Osborn, 961 S.W.2d 408, 411 (Tex. App.—Houston [1st Dist.] 1997, pet. denied)).
While a court must provide ‘reasonable notice of not less than forty-five days to the parties of a first setting for trial,’ [TEX. R. CIV. P.] 245, a party must 18 timely and specifically object to the first trial setting on the basis of insufficiency of notice to preserve such a complaint for review.
DePriest, 2026 WL 774095, at *2 (citing Abend, 466 S.W.3d at 886; Keith v. Keith, 221 S.W.3d
156, 163 (Tex. App.—Houston [14th Dist.] 2006, no pet.)). Mother never raised an objection to
the first trial setting on the basis of insufficient notice. As such, Mother has not demonstrated
that she has preserved this complaint.
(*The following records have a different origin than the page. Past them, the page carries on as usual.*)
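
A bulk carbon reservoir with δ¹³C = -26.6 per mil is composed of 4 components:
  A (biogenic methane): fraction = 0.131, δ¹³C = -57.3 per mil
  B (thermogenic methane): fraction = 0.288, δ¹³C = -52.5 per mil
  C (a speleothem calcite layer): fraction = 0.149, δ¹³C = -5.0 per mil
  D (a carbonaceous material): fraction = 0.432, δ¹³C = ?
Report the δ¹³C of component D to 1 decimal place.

-7.5 per mil

Isotope mass balance: δ_bulk = Σ fᵢ·δᵢ.
-26.6 = 0.131×(-57.3) + 0.288×(-52.5) + 0.149×(-5.0) + 0.432×δ_D
0.432·δ_D = -26.6 − (-23.371) = -3.229
δ_D = -3.229 / 0.432 = -7.47 per mil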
See TEX. R. APP. P. 33.1(a).
Here, although Mother did file an objection to the final trial setting on December 11,
claiming that she did not receive reasonable notice under Rule 245, nothing shows that Mother’s
notice of the second trial date was unreasonable.
As a result, I would affirm the judgment of the trial court.